JFrog Xray benefits from having a tight integration with VulnDB, it’s primary source for vulnerability and license compliance intelligence.

What are the benefits of using an external security database such as VulnDB?

First, many security experts in the industry are adamant that relying on CVE and NVD databases for vulnerability data is not sufficient anymore. It can take a long time before a vulnerability is published in the CVE/NVD databases and in the meantime bad actors can be analysing these vulnerabilities and figuring out how they can utilize them for nefarious activities.

The sooner that your SCA solution has a vulnerability in the database, the sooner you can secure your production code against having that vulnerability in it. The same is true of checking for license types and versions. Your compliance or legal departments will have a set of guidelines with regard to the use of open source software licenses. Having an up-to-date database of licenses to check against, enables you to minimize the risk of having unintended license types in your production code, which can be expensive and complicated to deal with.
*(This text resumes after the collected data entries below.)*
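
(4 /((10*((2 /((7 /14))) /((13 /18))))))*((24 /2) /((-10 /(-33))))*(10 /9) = 3.18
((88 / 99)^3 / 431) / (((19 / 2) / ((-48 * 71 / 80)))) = -72704 / 9949635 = -0.01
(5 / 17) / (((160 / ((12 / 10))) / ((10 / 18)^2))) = 5 / 7344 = 0.00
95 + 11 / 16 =1531 / 16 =95.69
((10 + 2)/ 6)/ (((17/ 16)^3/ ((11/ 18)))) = 45056/ 44217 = 1.02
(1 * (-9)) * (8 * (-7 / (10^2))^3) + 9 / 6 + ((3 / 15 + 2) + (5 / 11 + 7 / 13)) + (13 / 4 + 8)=285422691 / 17875000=15.97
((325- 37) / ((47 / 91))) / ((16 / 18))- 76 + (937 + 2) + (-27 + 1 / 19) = 1306791 / 893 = 1463.37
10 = 10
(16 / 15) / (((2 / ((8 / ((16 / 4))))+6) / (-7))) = -16 / 15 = -1.07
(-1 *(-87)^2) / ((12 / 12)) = -7569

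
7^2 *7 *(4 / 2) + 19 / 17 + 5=11766 / 17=692.12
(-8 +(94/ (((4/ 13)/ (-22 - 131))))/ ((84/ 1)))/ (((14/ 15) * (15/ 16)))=-31609/ 49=-645.08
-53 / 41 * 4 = -212 / 41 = -5.17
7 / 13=0.54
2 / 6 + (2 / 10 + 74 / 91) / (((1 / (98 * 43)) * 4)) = 416413 / 390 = 1067.73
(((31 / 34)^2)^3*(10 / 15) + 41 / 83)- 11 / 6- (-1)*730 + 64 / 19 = 2676405705915673 / 3654234846048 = 732.41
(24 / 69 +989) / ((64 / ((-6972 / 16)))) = -39661965 / 5888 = -6736.07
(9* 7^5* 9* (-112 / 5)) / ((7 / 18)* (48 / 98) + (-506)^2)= -119.10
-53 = -53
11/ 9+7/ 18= 29/ 18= 1.61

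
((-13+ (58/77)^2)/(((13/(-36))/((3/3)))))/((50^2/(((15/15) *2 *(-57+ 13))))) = -1.21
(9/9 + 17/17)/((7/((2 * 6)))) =24/7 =3.43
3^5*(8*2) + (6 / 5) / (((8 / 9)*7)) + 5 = 3893.19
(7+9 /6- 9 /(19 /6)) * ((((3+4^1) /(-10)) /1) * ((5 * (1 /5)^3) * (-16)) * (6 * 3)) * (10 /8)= 57.03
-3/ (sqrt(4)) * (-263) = 789/ 2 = 394.50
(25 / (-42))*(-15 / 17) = 125 / 238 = 0.53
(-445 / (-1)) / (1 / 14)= 6230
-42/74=-21/37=-0.57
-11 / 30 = -0.37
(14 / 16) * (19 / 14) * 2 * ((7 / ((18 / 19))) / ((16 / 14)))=17689 / 1152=15.36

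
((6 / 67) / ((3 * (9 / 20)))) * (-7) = -280 / 603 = -0.46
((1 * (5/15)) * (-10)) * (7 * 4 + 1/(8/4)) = -95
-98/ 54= -49/ 27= -1.81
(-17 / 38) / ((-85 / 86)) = 43 / 95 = 0.45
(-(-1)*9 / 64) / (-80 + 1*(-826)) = -3 / 19328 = -0.00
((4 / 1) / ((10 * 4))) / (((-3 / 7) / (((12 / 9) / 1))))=-14 / 45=-0.31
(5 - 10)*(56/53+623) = -165375/53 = -3120.28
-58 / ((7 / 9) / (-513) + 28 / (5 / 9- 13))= 1071144 / 41581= 25.76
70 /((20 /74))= 259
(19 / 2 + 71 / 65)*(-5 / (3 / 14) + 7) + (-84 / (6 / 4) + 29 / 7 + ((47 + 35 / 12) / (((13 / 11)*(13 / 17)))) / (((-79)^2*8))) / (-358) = -219313235842759 / 1268712419520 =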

Why do you need to check for license compliance?

Ensuring license compliance in OSS dependencies is a growing concern for compliance managers, legal teams and CEOs alike. No-one wants to be on the receiving end of a failed audit, or an expensive Intellectual Property or license infringement case. Knowing what OSS is being used, by which developers and in which builds and releases is of huge importance.

We are all painfully aware of the cost of security breaches. You only have to think back to the recent SolarWinds breach, or further back to the notorious Equifax fiasco, which cost them Billions. There is a huge risk of being out of compliance with software licenses, which can land you in a complex and expensive intellectual property battle. It is possible that the terms of certain licenses mean that if you use their code, you have to make your whole application code open source! And I don’t know many CEOs keen to give away their crown jewels for free. For some companies more than others because of the nature of the software you could be subject to audits of your software; and a failed audit can be subject to steep fines, depending on the industry you’re in.